The sixth candidate in the race for presidency, Alexander Enyedi held the last set of forums this Wednesday and Thursday in the SUNY Plattsburgh Angell College Center Cardinal Lounge.
A Provost and Vice President of Academic Affairs at Humboldt State University, Enyedi plans to address the issues on campus such as faculty and staff involvement, improving enrollment, engagement, equity and inclusivity. Enyedi stressed that athletics are a large necessity to campus unification.
These soccer athletes attended with the intent to see how Enyedi plans to connect with athletics while prioritizing academics.
“As president, I will attend all the sporting events,” Enyedi said. “I will clear my schedule and walk the campus.”
“Student athletes graduate at rates higher than the general student body,” Enyedi said in regards to the importance of keeping a stabilized athletic program in future years.
Enyedi grew up with an interest in science, eventually pursuing a career. In 1981, he began his journey at the University of Guelph receiving a Bachelor’s in Environmental Biology and Agriculture and in 1985 further pursued a Master’s degree in Environmental Plant Biology. He went on to earn a Ph.D. in Plant Pathology and Biochemistry at Pennsylvania State University in 1991.
Enyedi also took an administrative role in 2008 as the Senior Associate Dean until 2010 at the College of Arts and Sciences at Western Michigan University. After his term ended, he became official Dean of the department until 2015.

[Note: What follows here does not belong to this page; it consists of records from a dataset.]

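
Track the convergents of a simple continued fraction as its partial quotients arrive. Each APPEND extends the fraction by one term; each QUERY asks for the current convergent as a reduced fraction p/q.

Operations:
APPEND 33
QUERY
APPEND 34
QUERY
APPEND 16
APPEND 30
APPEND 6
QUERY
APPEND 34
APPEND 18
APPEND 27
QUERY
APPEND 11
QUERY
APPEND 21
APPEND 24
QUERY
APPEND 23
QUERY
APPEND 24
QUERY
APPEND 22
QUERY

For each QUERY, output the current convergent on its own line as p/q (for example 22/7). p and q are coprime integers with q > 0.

33/1
1123/34
3264919/98849
54412223126/1647389673
600545590487/18182175752
304581416550959/9221536106912
7018038450295410/212478803539441
168737504223640799/5108712821053496
3719243131370392988/112604160866716353

APPEND 33: p_0 = 33·1 + 0 = 33, q_0 = 33·0 + 1 = 1 → 33/1
APPEND 34: p_1 = 34·33 + 1 = 1123, q_1 = 34·1 + 0 = 34 → 1123/34
APPEND 16: p_2 = 16·1123 + 33 = 18001, q_2 = 16·34 + 1 = 545 → 18001/545
APPEND 30: p_3 = 30·18001 + 1123 = 541153, q_3 = 30·545 + 34 = 16384 → 541153/16384
APPEND 6: p_4 = 6·541153 + 18001 = 3264919, q_4 = 6·16384 + 545 = 98849 → 3264919/98849
APPEND 34: p_5 = 34·3264919 + 541153 = 111548399, q_5 = 34·98849 + 16384 = 3377250 → 111548399/3377250
APPEND 18: p_6 = 18·111548399 + 3264919 = 2011136101, q_6 = 18·3377250 + 98849 = 60889349 → 2011136101/60889349
APPEND 27: p_7 = 27·2011136101 + 111548399 = 54412223126, q_7 = 27·60889349 + 3377250 = 1647389673 → 54412223126/1647389673
APPEND 11: p_8 = 11·54412223126 + 2011136101 = 600545590487, q_8 = 11·1647389673 + 60889349 = 18182175752 → 600545590487/18182175752
APPEND 21: p_9 = 21·600545590487 + 54412223126 = 12665869623353, q_9 = 21·18182175752 + 1647389673 = 383473080465 → 12665869623353/383473080465
APPEND 24: p_10 = 24·12665869623353 + 600545590487 = 304581416550959, q_10 = 24·383473080465 + 18182175752 = 9221536106912 → 304581416550959/9221536106912
APPEND 23: p_11 = 23·304581416550959 + 12665869623353 = 7018038450295410, q_11 = 23·9221536106912 + 383473080465 = 212478803539441 → 7018038450295410/212478803539441
APPEND 24: p_12 = 24·7018038450295410 + 304581416550959 = 168737504223640799, q_12 = 24·212478803539441 + 9221536106912 = 5108712821053496 → 168737504223640799/5108712821053496
APPEND 22: p_13 = 22·168737504223640799 + 7018038450295410 = 3719243131370392988, q_13 = 22·5108712821053496 + 212478803539441 = 112604160866716353 → 3719243131370392988/112604160866716353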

Enyedi also discussed the importance of higher education and the involvement of students within academics.
“Never lose sight that [students] are the most important thing in any situation,” Enyedi said, as he passed out cards to students.

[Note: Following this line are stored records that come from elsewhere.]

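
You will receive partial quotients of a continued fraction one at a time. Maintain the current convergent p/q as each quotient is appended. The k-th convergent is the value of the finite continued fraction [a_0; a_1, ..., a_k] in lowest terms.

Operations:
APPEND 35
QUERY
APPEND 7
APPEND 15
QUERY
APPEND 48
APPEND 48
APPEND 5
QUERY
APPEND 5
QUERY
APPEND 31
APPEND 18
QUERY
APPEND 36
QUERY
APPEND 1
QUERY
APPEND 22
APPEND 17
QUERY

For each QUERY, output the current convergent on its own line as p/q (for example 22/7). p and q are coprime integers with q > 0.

APPEND 35: p_0 = 35·1 + 0 = 35, q_0 = 35·0 + 1 = 1 → 35/1
APPEND 7: p_1 = 7·35 + 1 = 246, q_1 = 7·1 + 0 = 7 → 246/7
APPEND 15: p_2 = 15·246 + 35 = 3725, q_2 = 15·7 + 1 = 106 → 3725/106
APPEND 48: p_3 = 48·3725 + 246 = 179046, q_3 = 48·106 + 7 = 5095 → 179046/5095
APPEND 48: p_4 = 48·179046 + 3725 = 8597933, q_4 = 48·5095 + 106 = 244666 → 8597933/244666
APPEND 5: p_5 = 5·8597933 + 179046 = 43168711, q_5 = 5·244666 + 5095 = 1228425 → 43168711/1228425
APPEND 5: p_6 = 5·43168711 + 8597933 = 224441488, q_6 = 5·1228425 + 244666 = 6386791 → 224441488/6386791
APPEND 31: p_7 = 31·224441488 + 43168711 = 7000854839, q_7 = 31·6386791 + 1228425 = 199218946 → 7000854839/199218946
APPEND 18: p_8 = 18·7000854839 + 224441488 = 126239828590, q_8 = 18·199218946 + 6386791 = 3592327819 → 126239828590/3592327819
APPEND 36: p_9 = 36·126239828590 + 7000854839 = 4551634684079, q_9 = 36·3592327819 + 199218946 = 129523020430 → 4551634684079/129523020430
APPEND 1: p_10 = 1·4551634684079 + 126239828590 = 4677874512669, q_10 = 1·129523020430 + 3592327819 = 133115348249 → 4677874512669/133115348249
APPEND 22: p_11 = 22·4677874512669 + 4551634684079 = 107464873962797, q_11 = 22·133115348249 + 129523020430 = 3058060681908 → 107464873962797/3058060681908
APPEND 17: p_12 = 17·107464873962797 + 4677874512669 = 1831580731880218, q_12 = 17·3058060681908 + 133115348249 = 52120146940685 → 1831580731880218/52120146940685

35/1
3725/106
43168711/1228425
224441488/6386791
126239828590/3592327819
4551634684079/129523020430
4677874512669/133115348249
1831580731880218/52120146940685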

Students were instructed to write things they loved about the campus, but also vocalize what aspects need to be changed such as diversity in faculty and staff, discrimination and more.
One of the athletes brought up how students sometimes feel unsafe walking roads right outside of campus, as trucks drive on the road waving Confederate flags with pride. Many students have also experienced verbal insults, the students said.
“I want to ensure you have the support and services that need to be available to you,” Enyedi said. “Students deserve the same opportunity, no matter what color.”
Sophomore Erolyn Leitch also complained about the lack of diversity within the faculty and staff; however, she is happy with the population size.
“The school is small enough for faculty and staff to connect with the students,” Leitch said, agreeing with Enyedi’s admiration of the unified campus community.
Within the student community, a big goal is to provide a safe space for students. University police officers in the area are currently going through equity training to cater to the needs of a more diverse campus life, Enyedi said.
If appointed, Enyedi promises to take responsibility for the challenges faced on campus. His future implementations include no less than an athletic, inclusive, safe environment for future SUNY Plattsburgh enrollees.